In fact, many black comediennes and film actors seem to embrace the idea that such things are essentially “white.” Hollywood portrays blacks who try to succeed as sold out “Carlton’s” and good ole Smokey Joe, who would steal the shoes off your feet, as the brother who is “down.” Meanwhile Mr. Sell-Out is partaking in the American dream his slave mother and father fought and died for him to have, while Smokey Joe squanders away this inheritance by serving a five to 10 prison sentence for a senseless B&E.
Who is the true sell out?
What African-Americans must come to realize is that taking advantage of the numerous benefits found in our prevailing culture is neither being black or white. It’s being American.
To advance in any society you must know the language, obtain a proper education, and strive to make money in a legally acceptable manner.
This is the Modus Operandi of all societies, including the American culture.
Why is it that inherently good things, like talking properly, succeeding and getting along with fellow Americans irregardless of race is “white”, but negative things like gang banging, robbing, teen pregnancy and welfare are considered a part of black culture?
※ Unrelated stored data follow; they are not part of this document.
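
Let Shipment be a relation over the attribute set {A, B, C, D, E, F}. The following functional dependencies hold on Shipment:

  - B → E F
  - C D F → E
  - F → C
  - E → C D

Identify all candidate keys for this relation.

Attributes A, B never appear on any right-hand side, so every candidate key must contain {A, B}.
{A, B}⁺ = {A, B, C, D, E, F}, which is all of the schema, so {A, B} is the only candidate key.

{A, B}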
That isn’t my definition of black culture.
When I think of black culture, I envision brilliant inventors, doctors, scientists, historians, writers, educators and artists who broke pass racist barriers to move forward as opposed to remaining complacent or blaming society.
If blacks are to succeed, we have to meet the world half way. And one way to do that is to accept the American half of “African-American.” Maybe then can we move past modern day racial discrimination cases and mental enslavement, and finally into a place where blacks can claim their rightful place at the table of opportunity.